We use the official cloud.google.com/go/bigquery package for database connection.

Types

BigQuery Types

The BigQuery destination (v3.0.0 and later) supports most Apache Arrow types. The following table shows the supported types and how they are mapped to BigQuery data types.
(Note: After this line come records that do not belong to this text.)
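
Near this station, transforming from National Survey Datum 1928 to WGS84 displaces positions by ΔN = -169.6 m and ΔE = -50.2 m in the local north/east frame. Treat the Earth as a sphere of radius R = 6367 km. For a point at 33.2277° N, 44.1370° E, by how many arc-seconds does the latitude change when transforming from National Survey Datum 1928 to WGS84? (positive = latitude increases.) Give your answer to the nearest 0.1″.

On a sphere of radius R, 1 rad of latitude = R, so Δφ = ΔN / R = -169.6 / 6367000 = -2.6637e-05 rad = -5.494″.

Δφ = -5.5″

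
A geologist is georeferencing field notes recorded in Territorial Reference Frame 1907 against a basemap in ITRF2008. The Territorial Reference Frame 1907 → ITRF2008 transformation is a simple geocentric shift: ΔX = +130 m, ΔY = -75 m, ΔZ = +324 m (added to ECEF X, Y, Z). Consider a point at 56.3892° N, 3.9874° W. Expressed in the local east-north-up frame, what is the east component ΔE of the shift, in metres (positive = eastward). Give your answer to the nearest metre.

The local east axis at (φ, λ) is (−sin λ, cos λ, 0), so ΔE = −sin(-3.9874°)·130 + cos(-3.9874°)·(-75) = -65.78 m.

ΔE = -66 m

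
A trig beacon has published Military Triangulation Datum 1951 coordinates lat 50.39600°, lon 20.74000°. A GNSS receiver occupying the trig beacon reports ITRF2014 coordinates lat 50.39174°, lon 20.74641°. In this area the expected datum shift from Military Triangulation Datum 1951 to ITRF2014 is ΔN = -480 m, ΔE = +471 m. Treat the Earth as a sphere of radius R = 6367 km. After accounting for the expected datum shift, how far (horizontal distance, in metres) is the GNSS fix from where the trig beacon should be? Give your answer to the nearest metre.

18 m

Observed coordinate differences: Δφ = -0.00426°, Δλ = +0.00641°.
Converting to metres (1° lat = 111125 m, cos φ = 0.637478): observed ΔN = -473.4 m, observed ΔE = 454.1 m.
Subtracting the expected shift leaves a residual of -473.4 − (-480) = 6.6 m north and 454.1 − (471) = -16.9 m east.
Residual distance = √(6.6² + (-16.9)²) = 18.2 m.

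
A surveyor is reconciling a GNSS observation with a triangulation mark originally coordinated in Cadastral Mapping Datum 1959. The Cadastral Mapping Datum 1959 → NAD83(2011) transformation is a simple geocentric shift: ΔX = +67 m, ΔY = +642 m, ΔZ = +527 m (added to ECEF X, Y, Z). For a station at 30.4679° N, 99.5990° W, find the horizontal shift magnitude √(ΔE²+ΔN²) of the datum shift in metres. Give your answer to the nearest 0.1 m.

781.9 m

At φ = 30.4679°, λ = -99.5990°: sin φ = 0.507056, cos φ = 0.861913, sin λ = -0.985999, cos λ = -0.166752.
ΔE = −sin λ·ΔX + cos λ·ΔY = −(-0.985999)·(67) + (-0.166752)·(642) = -40.99 m.
ΔN = −sin φ cos λ·ΔX − sin φ sin λ·ΔY + cos φ·ΔZ = −(0.507056)(-0.166752)(67) − (0.507056)(-0.985999)(642) + (0.861913)(527) = 780.87 m.
Horizontal magnitude = √(ΔE² + ΔN²) = √((-40.99)² + 780.87²) = 781.94 m.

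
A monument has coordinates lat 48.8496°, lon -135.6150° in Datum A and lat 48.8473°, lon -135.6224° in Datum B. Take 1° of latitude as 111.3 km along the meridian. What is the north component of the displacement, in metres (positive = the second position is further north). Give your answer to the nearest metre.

Δφ = 48.8473° − 48.8496° = -0.0023°; Δλ = -135.6224° − -135.6150° = -0.0074°.
ΔN = Δφ × 111300 = -256.0 m; ΔE = Δλ × 111300 × cos(48.8496°) = -0.0074 × 111300 × 0.658038 = -542.0 m.

ΔN = -256 m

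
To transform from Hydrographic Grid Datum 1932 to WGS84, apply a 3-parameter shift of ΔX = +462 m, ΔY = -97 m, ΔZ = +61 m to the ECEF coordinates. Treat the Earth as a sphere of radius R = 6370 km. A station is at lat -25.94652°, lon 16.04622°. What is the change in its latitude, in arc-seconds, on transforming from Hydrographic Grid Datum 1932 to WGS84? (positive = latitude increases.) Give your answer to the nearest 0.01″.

Δφ = 7.69″

sin φ = -0.437532, cos φ = 0.899203, sin λ = 0.276413, cos λ = 0.961039.
North component: ΔN = −sin φ cos λ·ΔX − sin φ sin λ·ΔY + cos φ·ΔZ = −(-0.437532)(0.961039)(462) − (-0.437532)(0.276413)(-97) + (0.899203)(61) = 237.38 m.
1° of latitude spans πR/180 = 111177 m, so Δφ = 237.38 / 111177 × 3600 = 7.687″.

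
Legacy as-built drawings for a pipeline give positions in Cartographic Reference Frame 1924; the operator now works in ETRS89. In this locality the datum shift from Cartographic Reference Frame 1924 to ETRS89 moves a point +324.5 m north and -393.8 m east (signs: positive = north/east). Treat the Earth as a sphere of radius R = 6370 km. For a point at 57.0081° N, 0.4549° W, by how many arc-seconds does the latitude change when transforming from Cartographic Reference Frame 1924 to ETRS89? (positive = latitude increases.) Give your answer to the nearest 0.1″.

On a sphere of radius R, 1 rad of latitude = R, so Δφ = ΔN / R = 324.5 / 6370000 = 5.0942e-05 rad = 10.508″.

Δφ = 10.5″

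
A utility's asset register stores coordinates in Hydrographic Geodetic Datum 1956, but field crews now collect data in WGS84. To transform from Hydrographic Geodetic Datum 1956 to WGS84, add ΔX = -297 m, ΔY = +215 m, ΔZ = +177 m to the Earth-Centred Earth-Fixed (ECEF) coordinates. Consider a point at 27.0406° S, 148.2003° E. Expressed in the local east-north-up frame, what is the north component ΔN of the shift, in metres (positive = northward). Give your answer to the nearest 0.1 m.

ΔN = 323.9 m

At φ = -27.0406°, λ = 148.2003°: sin φ = -0.454622, cos φ = 0.890685, sin λ = 0.526951, cos λ = -0.849895.
ΔN = −sin φ cos λ·ΔX − sin φ sin λ·ΔY + cos φ·ΔZ = −(-0.454622)(-0.849895)(-297) − (-0.454622)(0.526951)(215) + (0.890685)(177) = 323.91 m.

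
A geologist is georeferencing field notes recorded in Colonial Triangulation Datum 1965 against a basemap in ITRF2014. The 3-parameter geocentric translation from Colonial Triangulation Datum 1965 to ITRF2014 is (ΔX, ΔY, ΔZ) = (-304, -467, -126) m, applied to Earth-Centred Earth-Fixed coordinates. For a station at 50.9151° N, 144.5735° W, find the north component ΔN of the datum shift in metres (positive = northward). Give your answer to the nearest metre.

ΔN = -482 m

At φ = 50.9151°, λ = -144.5735°: sin φ = 0.776213, cos φ = 0.630471, sin λ = -0.579658, cos λ = -0.814860.
ΔN = −sin φ cos λ·ΔX − sin φ sin λ·ΔY + cos φ·ΔZ = −(0.776213)(-0.814860)(-304) − (0.776213)(-0.579658)(-467) + (0.630471)(-126) = -481.84 m.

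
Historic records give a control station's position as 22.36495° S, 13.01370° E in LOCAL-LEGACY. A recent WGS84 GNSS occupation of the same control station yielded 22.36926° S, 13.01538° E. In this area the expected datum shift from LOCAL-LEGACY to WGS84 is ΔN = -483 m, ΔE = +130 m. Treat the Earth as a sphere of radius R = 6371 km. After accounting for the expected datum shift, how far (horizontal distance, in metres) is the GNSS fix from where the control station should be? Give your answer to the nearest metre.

Observed coordinate differences: Δφ = -0.00431°, Δλ = +0.00168°.
Converting to metres (1° lat = 111195 m, cos φ = 0.924779): observed ΔN = -479.3 m, observed ΔE = 172.8 m.
Subtracting the expected shift leaves a residual of -479.3 − (-483) = 3.7 m north and 172.8 − (130) = 42.8 m east.
Residual distance = √(3.7² + 42.8²) = 42.9 m.

43 m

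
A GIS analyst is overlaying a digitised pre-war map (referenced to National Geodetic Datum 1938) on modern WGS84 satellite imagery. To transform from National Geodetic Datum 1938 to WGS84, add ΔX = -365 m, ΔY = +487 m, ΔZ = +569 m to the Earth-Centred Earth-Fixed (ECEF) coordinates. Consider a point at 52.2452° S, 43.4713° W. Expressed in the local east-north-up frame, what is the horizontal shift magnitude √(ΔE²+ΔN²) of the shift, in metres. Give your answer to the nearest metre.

At φ = -52.2452°, λ = -43.4713°: sin φ = -0.790638, cos φ = 0.612284, sin λ = -0.687991, cos λ = 0.725719.
ΔE = −sin λ·ΔX + cos λ·ΔY = −(-0.687991)·(-365) + (0.725719)·(487) = 102.31 m.
ΔN = −sin φ cos λ·ΔX − sin φ sin λ·ΔY + cos φ·ΔZ = −(-0.790638)(0.725719)(-365) − (-0.790638)(-0.687991)(487) + (0.612284)(569) = -125.95 m.
Horizontal magnitude = √(ΔE² + ΔN²) = √(102.31² + (-125.95)²) = 162.26 m.

162 m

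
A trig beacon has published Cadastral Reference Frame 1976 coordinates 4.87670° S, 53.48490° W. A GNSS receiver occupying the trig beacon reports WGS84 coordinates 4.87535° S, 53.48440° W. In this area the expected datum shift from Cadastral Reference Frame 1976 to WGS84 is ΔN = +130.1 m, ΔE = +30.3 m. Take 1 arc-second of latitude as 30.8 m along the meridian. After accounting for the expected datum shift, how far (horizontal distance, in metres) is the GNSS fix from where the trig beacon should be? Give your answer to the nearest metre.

Observed coordinate differences: Δφ = +0.00135°, Δλ = +0.00050°.
Converting to metres (1° lat = 110880 m, cos φ = 0.996380): observed ΔN = 149.7 m, observed ΔE = 55.2 m.
Subtracting the expected shift leaves a residual of 149.7 − (130.1) = 19.6 m north and 55.2 − (30.3) = 24.9 m east.
Residual distance = √(19.6² + 24.9²) = 31.7 m.

32 m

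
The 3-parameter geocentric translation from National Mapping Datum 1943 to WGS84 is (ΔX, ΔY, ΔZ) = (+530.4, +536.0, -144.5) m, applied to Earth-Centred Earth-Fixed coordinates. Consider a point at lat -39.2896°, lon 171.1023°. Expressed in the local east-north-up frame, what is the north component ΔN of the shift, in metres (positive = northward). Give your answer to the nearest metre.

The local north axis is (−sin φ cos λ, −sin φ sin λ, cos φ), giving ΔN = -331.829 + 52.498 − 111.837 = -391.17 m.

ΔN = -391 m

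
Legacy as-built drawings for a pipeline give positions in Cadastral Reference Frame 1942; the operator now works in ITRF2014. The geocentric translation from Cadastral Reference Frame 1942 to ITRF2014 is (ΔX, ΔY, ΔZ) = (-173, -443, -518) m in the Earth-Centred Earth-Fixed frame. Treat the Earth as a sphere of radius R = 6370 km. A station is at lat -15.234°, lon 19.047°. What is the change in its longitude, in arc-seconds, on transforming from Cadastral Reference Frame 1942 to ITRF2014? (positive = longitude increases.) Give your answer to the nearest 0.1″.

Δλ = -12.2″

sin φ = -0.262762, cos φ = 0.964861, sin λ = 0.326344, cos λ = 0.945251.
East component: ΔE = −sin λ·ΔX + cos λ·ΔY = −(0.326344)(-173) + (0.945251)(-443) = -362.29 m.
1° of latitude spans πR/180 = 111177 m; at latitude φ, 1° of longitude spans that × cos φ = 107270.8 m, so Δλ = -362.29 / 107270.8 × 3600 = -12.158″.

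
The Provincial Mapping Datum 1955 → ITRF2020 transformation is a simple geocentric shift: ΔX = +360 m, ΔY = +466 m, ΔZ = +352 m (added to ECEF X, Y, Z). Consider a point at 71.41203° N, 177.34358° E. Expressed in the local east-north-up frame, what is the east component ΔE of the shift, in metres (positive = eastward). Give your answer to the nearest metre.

At φ = 71.41203°, λ = 177.34358°: sin φ = 0.947835, cos φ = 0.318760, sin λ = 0.046347, cos λ = -0.998925.
ΔE = −sin λ·ΔX + cos λ·ΔY = −(0.046347)·(360) + (-0.998925)·(466) = -482.18 m.

ΔE = -482 m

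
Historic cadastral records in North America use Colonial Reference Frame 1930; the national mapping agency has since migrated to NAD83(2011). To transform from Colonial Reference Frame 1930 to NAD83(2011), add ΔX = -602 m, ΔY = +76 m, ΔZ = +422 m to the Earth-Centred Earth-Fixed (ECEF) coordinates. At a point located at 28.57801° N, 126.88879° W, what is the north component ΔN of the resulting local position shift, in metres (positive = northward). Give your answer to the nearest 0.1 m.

At φ = 28.57801°, λ = -126.88879°: sin φ = 0.478355, cos φ = 0.878167, sin λ = -0.799802, cos λ = -0.600264.
ΔN = −sin φ cos λ·ΔX − sin φ sin λ·ΔY + cos φ·ΔZ = −(0.478355)(-0.600264)(-602) − (0.478355)(-0.799802)(76) + (0.878167)(422) = 226.81 m.

ΔN = 226.8 m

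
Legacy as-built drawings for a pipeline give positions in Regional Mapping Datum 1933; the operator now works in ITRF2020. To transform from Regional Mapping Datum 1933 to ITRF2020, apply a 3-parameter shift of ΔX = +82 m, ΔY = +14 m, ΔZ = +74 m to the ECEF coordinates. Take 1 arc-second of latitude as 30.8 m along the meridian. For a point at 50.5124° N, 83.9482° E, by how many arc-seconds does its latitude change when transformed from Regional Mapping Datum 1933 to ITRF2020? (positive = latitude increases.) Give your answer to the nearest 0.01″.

Δφ = 0.96″

sin φ = 0.771762, cos φ = 0.635911, sin λ = 0.994427, cos λ = 0.105428.
North component: ΔN = −sin φ cos λ·ΔX − sin φ sin λ·ΔY + cos φ·ΔZ = −(0.771762)(0.105428)(82) − (0.771762)(0.994427)(14) + (0.635911)(74) = 29.64 m.
1° of latitude spans 3600 × 30.80 = 110880 m, so Δφ = 29.64 / 110880 × 3600 = 0.962″.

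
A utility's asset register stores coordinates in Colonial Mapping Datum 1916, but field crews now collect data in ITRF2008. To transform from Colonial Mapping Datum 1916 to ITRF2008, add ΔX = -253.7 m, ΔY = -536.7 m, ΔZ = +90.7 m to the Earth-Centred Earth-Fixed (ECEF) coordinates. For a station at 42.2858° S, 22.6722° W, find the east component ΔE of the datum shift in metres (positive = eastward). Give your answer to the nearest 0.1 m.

ΔE = -593.0 m

The local east axis at (φ, λ) is (−sin λ, cos λ, 0), so ΔE = −sin(-22.6722°)·(-253.7) + cos(-22.6722°)·(-536.7) = -593.02 m.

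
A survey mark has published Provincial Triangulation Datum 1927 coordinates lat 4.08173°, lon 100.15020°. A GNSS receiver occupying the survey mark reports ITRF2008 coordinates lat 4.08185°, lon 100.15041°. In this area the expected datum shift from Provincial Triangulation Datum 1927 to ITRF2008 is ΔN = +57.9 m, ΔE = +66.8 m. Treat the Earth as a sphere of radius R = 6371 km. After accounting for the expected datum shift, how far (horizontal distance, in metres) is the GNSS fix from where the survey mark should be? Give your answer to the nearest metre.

Observed coordinate differences: Δφ = +0.00012°, Δλ = +0.00021°.
Converting to metres (1° lat = 111195 m, cos φ = 0.997464): observed ΔN = 13.3 m, observed ΔE = 23.3 m.
Subtracting the expected shift leaves a residual of 13.3 − (57.9) = -44.6 m north and 23.3 − (66.8) = -43.5 m east.
Residual distance = √((-44.6)² + (-43.5)²) = 62.3 m.

62 m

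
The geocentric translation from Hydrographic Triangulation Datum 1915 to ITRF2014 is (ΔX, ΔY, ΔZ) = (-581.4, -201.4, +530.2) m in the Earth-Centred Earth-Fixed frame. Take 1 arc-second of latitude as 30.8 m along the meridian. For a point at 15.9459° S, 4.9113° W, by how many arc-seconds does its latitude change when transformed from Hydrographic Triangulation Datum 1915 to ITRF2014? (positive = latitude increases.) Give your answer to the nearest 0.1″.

sin φ = -0.274730, cos φ = 0.961522, sin λ = -0.085613, cos λ = 0.996328.
North component: ΔN = −sin φ cos λ·ΔX − sin φ sin λ·ΔY + cos φ·ΔZ = −(-0.274730)(0.996328)(-581.4) − (-0.274730)(-0.085613)(-201.4) + (0.961522)(530.2) = 355.39 m.
1° of latitude spans 3600 × 30.80 = 110880 m, so Δφ = 355.39 / 110880 × 3600 = 11.539″.

Δφ = 11.5″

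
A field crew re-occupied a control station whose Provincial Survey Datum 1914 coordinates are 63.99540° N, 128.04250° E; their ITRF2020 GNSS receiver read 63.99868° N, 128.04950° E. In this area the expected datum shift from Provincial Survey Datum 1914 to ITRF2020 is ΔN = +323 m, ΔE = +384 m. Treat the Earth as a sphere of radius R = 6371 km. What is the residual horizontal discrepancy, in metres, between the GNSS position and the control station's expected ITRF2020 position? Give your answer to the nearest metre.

Observed coordinate differences: Δφ = +0.00328°, Δλ = +0.00700°.
Converting to metres (1° lat = 111195 m, cos φ = 0.438443): observed ΔN = 364.7 m, observed ΔE = 341.3 m.
Subtracting the expected shift leaves a residual of 364.7 − (323) = 41.7 m north and 341.3 − (384) = -42.7 m east.
Residual distance = √(41.7² + (-42.7)²) = 59.7 m.

60 m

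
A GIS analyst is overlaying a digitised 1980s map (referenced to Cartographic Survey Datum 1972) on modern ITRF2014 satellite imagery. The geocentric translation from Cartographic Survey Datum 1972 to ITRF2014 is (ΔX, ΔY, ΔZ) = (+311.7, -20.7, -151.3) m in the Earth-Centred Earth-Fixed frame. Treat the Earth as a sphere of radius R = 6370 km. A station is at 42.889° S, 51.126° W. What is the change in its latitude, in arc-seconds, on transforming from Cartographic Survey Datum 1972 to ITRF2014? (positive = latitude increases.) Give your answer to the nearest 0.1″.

sin φ = -0.680580, cos φ = 0.732674, sin λ = -0.778528, cos λ = 0.627610.
North component: ΔN = −sin φ cos λ·ΔX − sin φ sin λ·ΔY + cos φ·ΔZ = −(-0.680580)(0.627610)(311.7) − (-0.680580)(-0.778528)(-20.7) + (0.732674)(-151.3) = 33.25 m.
1° of latitude spans πR/180 = 111177 m, so Δφ = 33.25 / 111177 × 3600 = 1.077″.

Δφ = 1.1″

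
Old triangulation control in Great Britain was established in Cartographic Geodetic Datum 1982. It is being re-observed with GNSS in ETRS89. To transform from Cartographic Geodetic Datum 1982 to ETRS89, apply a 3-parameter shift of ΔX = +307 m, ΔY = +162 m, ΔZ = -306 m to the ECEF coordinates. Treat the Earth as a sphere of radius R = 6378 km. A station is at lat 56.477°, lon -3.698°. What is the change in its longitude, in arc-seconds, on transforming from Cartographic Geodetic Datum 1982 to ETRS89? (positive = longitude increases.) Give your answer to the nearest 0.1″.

sin φ = 0.833664, cos φ = 0.552272, sin λ = -0.064497, cos λ = 0.997918.
East component: ΔE = −sin λ·ΔX + cos λ·ΔY = −(-0.064497)(307) + (0.997918)(162) = 181.46 m.
1° of latitude spans πR/180 = 111317 m; at latitude φ, 1° of longitude spans that × cos φ = 61477.3 m, so Δλ = 181.46 / 61477.3 × 3600 = 10.626″.

Δλ = 10.6″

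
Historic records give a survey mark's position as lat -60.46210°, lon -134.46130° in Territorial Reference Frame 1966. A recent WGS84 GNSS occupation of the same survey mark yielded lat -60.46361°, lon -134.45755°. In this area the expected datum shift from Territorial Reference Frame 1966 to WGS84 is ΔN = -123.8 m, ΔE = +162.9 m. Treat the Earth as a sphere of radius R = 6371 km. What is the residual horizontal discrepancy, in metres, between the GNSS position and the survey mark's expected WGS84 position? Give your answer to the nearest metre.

Observed coordinate differences: Δφ = -0.00151°, Δλ = +0.00375°.
Converting to metres (1° lat = 111195 m, cos φ = 0.492999): observed ΔN = -167.9 m, observed ΔE = 205.6 m.
Subtracting the expected shift leaves a residual of -167.9 − (-123.8) = -44.1 m north and 205.6 − (162.9) = 42.7 m east.
Residual distance = √((-44.1)² + 42.7²) = 61.4 m.

61 m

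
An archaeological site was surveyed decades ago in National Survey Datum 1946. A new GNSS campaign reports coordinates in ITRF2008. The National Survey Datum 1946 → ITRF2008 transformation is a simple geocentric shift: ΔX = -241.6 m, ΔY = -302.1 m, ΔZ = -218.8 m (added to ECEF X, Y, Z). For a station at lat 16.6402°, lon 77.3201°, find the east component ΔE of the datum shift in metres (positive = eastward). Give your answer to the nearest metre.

At φ = 16.6402°, λ = 77.3201°: sin φ = 0.286361, cos φ = 0.958122, sin λ = 0.975612, cos λ = 0.219504.
ΔE = −sin λ·ΔX + cos λ·ΔY = −(0.975612)·(-241.6) + (0.219504)·(-302.1) = 169.40 m.

ΔE = 169 m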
Arrow Column Type	Supported?	BigQuery Type
Binary	✅ Yes	`BYTES`
Boolean	✅ Yes	`BOOL`
Date32	✅ Yes	`DATE`
Date64	✅ Yes	`DATE`
Decimal	✅ Yes	`BIGNUMERIC`
Dense Union	❌ No
Dictionary	❌ No
Duration[ms]	✅ Yes	`INT64`
Duration[ns]	✅ Yes	`INT64`
Duration[s]	✅ Yes	`INT64`
Duration[us]	✅ Yes	`INT64`
Fixed Size List	❌ No
Float16	❌ No
Float32	✅ Yes	`FLOAT64`
Float64	✅ Yes	`FLOAT64`
Inet	✅ Yes	`STRING`
Int8	✅ Yes	`INT64`
Int16	✅ Yes	`INT64`
Int32	✅ Yes	`INT64`
Int64	✅ Yes	`INT64`
Interval[DayTime]	✅ Yes	`RECORD<days: INT64, milliseconds: INT64>`
Interval[MonthDayNano]	✅ Yes	`RECORD<months: INT64, days: int64, nanoseconds: int64>`
Interval[Month]	✅ Yes	`RECORD<months: INT64>`
JSON	✅ Yes	`JSON`
Large Binary	✅ Yes	`BYTES`
Large List	❌ No
Large String	✅ Yes	`STRING`
List	✅ Yes	(Repeated column) †
MAC	✅ Yes	`STRING`
Map	❌ No
String	✅ Yes	`STRING`
Struct	✅ Yes	`RECORD`
Timestamp[ms]	✅ Yes	`TIMESTAMP`
Timestamp[ns]	✅ Yes	`RECORD<timestamp: TIMESTAMP, nanoseconds: INT64>`
Timestamp[s]	✅ Yes	`TIMESTAMP`
Timestamp[us]	✅ Yes	`TIMESTAMP`
UUID	✅ Yes	`STRING`
Uint8	✅ Yes	`INT64`
Uint16	✅ Yes	`INT64`
Uint32	✅ Yes	`INT64`
Uint64	✅ Yes	`NUMERIC`
Union	❌ No

Notes

† Repeated columns in BigQuery do not support null values. Right now, if an array contains null values, these null values will be dropped when writing to BigQuery. Also, because we use REPEATED columns to represent lists, lists of lists are not supported right now.